Prime Minister Manmohan Singh’s commitment to go ahead with the controversial Russian-built Koodankulam nuclear plant in Tirunelveli district of Tamil Nadu is a welcome step. The plan with a massive investment of Rs 14,000 crore, expected to sail the country out of deepening energy crisis, should not be avoided, but there is a doubt that the Prime Minister will be able to proceed as per his promise because the nuclear plant has become a political issue in Tamil Nadu. With the Prime Minister’s announcement to move ahead on the plan, the threat issued by opponents to speed up their stir is not a surprising element. Unfortunately, the state government’s moral support being extended to the protestors has restricted nuclear scientists and employees to reach the plant.
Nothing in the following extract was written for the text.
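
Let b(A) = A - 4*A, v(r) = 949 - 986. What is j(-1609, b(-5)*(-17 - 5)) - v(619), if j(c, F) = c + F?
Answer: -1902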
This is happening when the Centre as well as nuclear scientists strived hard to dispel the fear of local people. The support and patronage extended by the state government to the opponents of Koodankulam nuclear plant exhibit a naked show of political bankruptcy. The cause of concern is that the same is being witnessed in every matter especially the economic reforms programme. Consequently, economic reforms appear to have met with a setback which has alarmed India Inc.

The issue of foreign direct investment (FDI) has also gone into oblivion because of the political parties’ thinking that it can be politically exploited to the hilt, and they did the same. This is simply not an anti-development politics, but is also a part of politics affecting the nation’s economic interests. The ruling and opposition parties have acted in the similar fashion and the glaring example of it can be witnessed in the stand of UPA allies like Trinamool and DMK which led the Prime Minister to clearly state that partners are not able to agree on reforms. Despite his expressing hope on evolving a minimum consensus on reforms, the expectation for the same is minimal. The opposition is taking political mileage out of the problems lurking over the ruling party and this approach is scuttling economic reforms. If the opposition parties are of the view that this government has failed to act they should strive collectively to pull it out of the governance if this is not possible then they cannot be allowed to scamper the development. The ruling party should also not wash its hands off the responsibility by blaming the opposition as well as its allies. If economic reforms are not pushed forward, the ruling party itself would be held responsible to a great extent.